Scope creep is the bane of any project manager’s life and to an extent unavoidable. While best controlled by properly defining a project, sometimes there are good reasons for extending or changing a project. The world moves on, new data is discovered, external demands from customers change, technology advances, or other changes occur. A bad reason for changing a project is, “we didn’t think it through properly in the first place.” You can avoid or manage a large portion of scope creep using the following ideas:
1. Involve stakeholders deeply in project planning
Typically we ask questions, draft requirements, and then review with stakeholders. Even though risks are well known; users provide an ill-thought-out wish list and then keep adding to it and changing their minds. It helps to have the stakeholder group participate in producing the work breakdown structure—not in fine detail—but in framing the major deliverables. This provides an appreciation of what is to be done and serves as a useful reality check around what can be done.
2. Use the Five Whys
One simple technique you can use to check reality and get behind requirements is Toyota’s Five Whys. By asking waarom five times in succession you increase understanding. For example:
What’s the issue?
Need to delay our new financial system go-live data.

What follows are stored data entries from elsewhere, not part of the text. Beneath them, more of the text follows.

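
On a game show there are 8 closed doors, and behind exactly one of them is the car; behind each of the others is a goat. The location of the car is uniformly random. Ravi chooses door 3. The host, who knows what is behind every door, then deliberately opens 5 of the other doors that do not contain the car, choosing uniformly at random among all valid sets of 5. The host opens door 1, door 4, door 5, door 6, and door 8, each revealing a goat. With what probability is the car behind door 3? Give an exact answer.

1/8

Apply Bayes' rule, conditioning on where the car actually is.
If it is behind any of doors 1, 4, 5, 6, and 8 (prior 1/8 each): that door was opened and seen not to hold the prize — ruled out; weight (1/8)·0 = 0 each.
If it is behind either of doors 2 and 7 (prior 1/8 each): the host has 6 equally likely choices, so probability 1/6; weight (1/8)·(1/6) = 1/48 each.
If it is behind door 3 (prior 1/8): the host has 21 equally likely choices, so probability 1/21; weight (1/8)·(1/21) = 1/168.
The weights sum to 1/21.
So P(the car behind door 3 | the host opened door 1, door 4, door 5, door 6, and door 8) = (1/168) / (1/21) = 1/8.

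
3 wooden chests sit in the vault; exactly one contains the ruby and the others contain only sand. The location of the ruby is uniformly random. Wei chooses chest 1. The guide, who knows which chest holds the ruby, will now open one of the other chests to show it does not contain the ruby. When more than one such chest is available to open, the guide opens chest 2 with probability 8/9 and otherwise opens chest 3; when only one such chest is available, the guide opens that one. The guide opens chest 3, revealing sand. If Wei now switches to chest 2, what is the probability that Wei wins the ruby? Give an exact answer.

9/10

Condition on the true location of the ruby.
If it is in chest 1 (prior 1/3): chest 2 is available but not opened, probability 1/9; weight (1/3)·(1/9) = 1/27.
If it is in chest 2 (prior 1/3): only chest 3 is available, probability 1; weight (1/3)·1 = 1/3.
If it is in chest 3 (prior 1/3): the guide opened chest 3, so this case is ruled out; weight (1/3)·0 = 0.
The weights sum to 10/27.
So P(the ruby in chest 2 | the guide opened chest 3) = (1/3) / (10/27) = 9/10.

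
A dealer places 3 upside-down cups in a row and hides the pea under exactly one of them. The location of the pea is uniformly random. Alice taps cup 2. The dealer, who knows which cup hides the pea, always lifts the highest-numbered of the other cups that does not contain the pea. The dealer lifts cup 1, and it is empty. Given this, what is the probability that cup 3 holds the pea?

Consider each possible location of the pea in turn.
If it is under cup 1 (prior 1/3): the dealer opened cup 1, so this case is ruled out; weight (1/3)·0 = 0.
If it is under cup 2 (prior 1/3): the dealer would have opened cup 3 instead, probability 0; weight (1/3)·0 = 0.
If it is under cup 3 (prior 1/3): cup 1 is the highest-numbered option available, probability 1; weight (1/3)·1 = 1/3.
The weights sum to 1/3.
So P(the pea under cup 3 | the dealer opened cup 1) = (1/3) / (1/3) = 1.

1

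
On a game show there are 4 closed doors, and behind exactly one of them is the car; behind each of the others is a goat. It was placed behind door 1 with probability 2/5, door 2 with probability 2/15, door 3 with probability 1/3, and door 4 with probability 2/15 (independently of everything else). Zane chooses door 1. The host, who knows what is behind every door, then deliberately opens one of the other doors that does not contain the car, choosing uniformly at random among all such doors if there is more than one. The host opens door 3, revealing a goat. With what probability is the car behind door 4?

Apply Bayes' rule, conditioning on where the car actually is.
If it is behind door 1 (prior 2/5): the host has 3 equally likely choices, so probability 1/3; weight (2/5)·(1/3) = 2/15.
If it is behind either of doors 2 and 4 (prior 2/15 each): the host has 2 equally likely choices, so probability 1/2; weight (2/15)·(1/2) = 1/15 each.
If it is behind door 3 (prior 1/3): the host opened door 3, so this case is ruled out; weight (1/3)·0 = 0.
The weights sum to 4/15.
So P(the car behind door 4 | the host opened door 3) = (1/15) / (4/15) = 1/4.

1/4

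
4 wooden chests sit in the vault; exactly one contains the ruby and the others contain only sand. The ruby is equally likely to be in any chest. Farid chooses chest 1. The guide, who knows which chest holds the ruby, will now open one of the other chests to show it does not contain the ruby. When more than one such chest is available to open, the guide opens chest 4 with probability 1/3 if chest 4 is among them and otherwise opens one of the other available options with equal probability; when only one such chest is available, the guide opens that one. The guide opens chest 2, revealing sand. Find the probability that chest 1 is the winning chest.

Apply Bayes' rule, conditioning on where the ruby actually is.
If it is in chest 1 (prior 1/4): chest 4 is available but not opened; chest 2 gets probability (1 − 1/3)/2 = 1/3; weight (1/4)·(1/3) = 1/12.
If it is in chest 2 (prior 1/4): the guide opened chest 2, so this case is ruled out; weight (1/4)·0 = 0.
If it is in chest 3 (prior 1/4): chest 4 is available but not opened, probability 2/3; weight (1/4)·(2/3) = 1/6.
If it is in chest 4 (prior 1/4): chest 4 holds the prize so is unavailable; the guide chooses uniformly among the 2 others, probability 1/2; weight (1/4)·(1/2) = 1/8.
The weights sum to 3/8.
So P(the ruby in chest 1 | the guide opened chest 2) = (1/12) / (3/8) = 2/9.

2/9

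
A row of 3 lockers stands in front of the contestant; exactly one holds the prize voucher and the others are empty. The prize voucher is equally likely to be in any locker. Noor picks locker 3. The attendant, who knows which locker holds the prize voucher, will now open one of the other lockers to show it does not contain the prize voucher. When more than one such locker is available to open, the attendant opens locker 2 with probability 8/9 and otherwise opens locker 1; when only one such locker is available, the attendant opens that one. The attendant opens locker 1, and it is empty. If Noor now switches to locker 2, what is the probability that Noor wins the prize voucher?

Consider each possible location of the prize voucher in turn.
If it is in locker 1 (prior 1/3): the attendant opened locker 1, so this case is ruled out; weight (1/3)·0 = 0.
If it is in locker 2 (prior 1/3): only locker 1 is available, probability 1; weight (1/3)·1 = 1/3.
If it is in locker 3 (prior 1/3): locker 2 is available but not opened, probability 1/9; weight (1/3)·(1/9) = 1/27.
The weights sum to 10/27.
So P(the prize voucher in locker 2 | the attendant opened locker 1) = (1/3) / (10/27) = 9/10.

9/10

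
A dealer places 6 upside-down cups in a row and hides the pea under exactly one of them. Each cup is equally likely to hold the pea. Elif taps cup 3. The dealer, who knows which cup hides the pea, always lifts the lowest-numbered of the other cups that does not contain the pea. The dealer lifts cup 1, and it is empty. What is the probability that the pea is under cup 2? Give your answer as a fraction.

1/5

Condition on the true location of the pea.
If it is under cup 1 (prior 1/6): the dealer opened cup 1, so this case is ruled out; weight (1/6)·0 = 0.
If it is under any of cups 2, 3, 4, 5, and 6 (prior 1/6 each): cup 1 is the lowest-numbered option available, probability 1; weight (1/6)·1 = 1/6 each.
The weights sum to 5/6.
So P(the pea under cup 2 | the dealer opened cup 1) = (1/6) / (5/6) = 1/5.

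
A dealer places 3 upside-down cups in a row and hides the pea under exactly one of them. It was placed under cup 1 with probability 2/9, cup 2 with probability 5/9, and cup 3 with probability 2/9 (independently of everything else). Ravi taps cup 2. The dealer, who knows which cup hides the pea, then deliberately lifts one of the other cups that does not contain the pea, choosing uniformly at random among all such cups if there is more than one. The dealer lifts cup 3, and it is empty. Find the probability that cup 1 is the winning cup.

4/9

Condition on the true location of the pea.
If it is under cup 1 (prior 2/9): the dealer has no choice, probability 1; weight (2/9)·1 = 2/9.
If it is under cup 2 (prior 5/9): the dealer has 2 equally likely choices, so probability 1/2; weight (5/9)·(1/2) = 5/18.
If it is under cup 3 (prior 2/9): the dealer opened cup 3, so this case is ruled out; weight (2/9)·0 = 0.
The weights sum to 1/2.
So P(the pea under cup 1 | the dealer opened cup 3) = (2/9) / (1/2) = 4/9.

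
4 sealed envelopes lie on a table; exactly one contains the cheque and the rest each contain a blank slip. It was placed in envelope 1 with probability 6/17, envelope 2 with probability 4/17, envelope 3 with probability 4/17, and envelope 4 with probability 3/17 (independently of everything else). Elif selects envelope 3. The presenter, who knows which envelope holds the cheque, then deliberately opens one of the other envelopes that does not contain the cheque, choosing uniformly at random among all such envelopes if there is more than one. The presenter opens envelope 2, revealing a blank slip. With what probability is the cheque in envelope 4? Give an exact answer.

9/35

Condition on the true location of the cheque.
If it is in envelope 1 (prior 6/17): the presenter has 2 equally likely choices, so probability 1/2; weight (6/17)·(1/2) = 3/17.
If it is in envelope 2 (prior 4/17): the presenter opened envelope 2, so this case is ruled out; weight (4/17)·0 = 0.
If it is in envelope 3 (prior 4/17): the presenter has 3 equally likely choices, so probability 1/3; weight (4/17)·(1/3) = 4/51.
If it is in envelope 4 (prior 3/17): the presenter has 2 equally likely choices, so probability 1/2; weight (3/17)·(1/2) = 3/34.
The weights sum to 35/102.
So P(the cheque in envelope 4 | the presenter opened envelope 2) = (3/34) / (35/102) = 9/35.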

We can’t get new server capacity installed in time.
There are restrictions on the number of machines per rack.
Heat generated is high.
Using machine of older design.
Because it provides high stability.
This example reveals that our challenge is to maintain historic stability, but increase capacity quickly. It moves the focus away from a project to find more space for server farms towards (perhaps) identifying machines that deliver the same uptime with less heat. If four or five whys are not enough, questioning to the void is asking waarom until you’ve exhausted the available information or ideas.
3. Actively manage risk and opportunity
Too often risk management focuses on obvious risks such as building catches fire without exploring specific project challenges. We should aim for a continuous appreciation of how changes around us may impact or enhance a project. For managing scope, our greatest concern is the business environment and the events inside and outside the organization that could affect requirements. This is easily achieved by running brief, weekly issue sessions with stakeholders, using this simple framework:
- What issues have an impact on this project?/How?
- What is the impact and/or potential impact?
- List the specific risks and opportunities, likely causes, and potential actions.
- Choose which risks and opportunities to ignore for now, watch closely, or act on.
4. Keep assumptions visible
Any project is built on many assumptions. Project assumptions could be about markets, pay rates, available technology, regulatory restrictions, margins for products and services and even the nature of the business. Project scope may need modification with any change in assumptions. An early warning system manages disruption. In extremes, a major shift in assumptions could mean terminating the project quickly to minimize resources wasted.
Managing scope is above all about paying attention to small things. These hands-on techniques are not a substitute for the Project Management Body of Knowledge or other large bodies of theory and knowledge. The clues that things are changing keep all around us, if we choose to listen to and see them.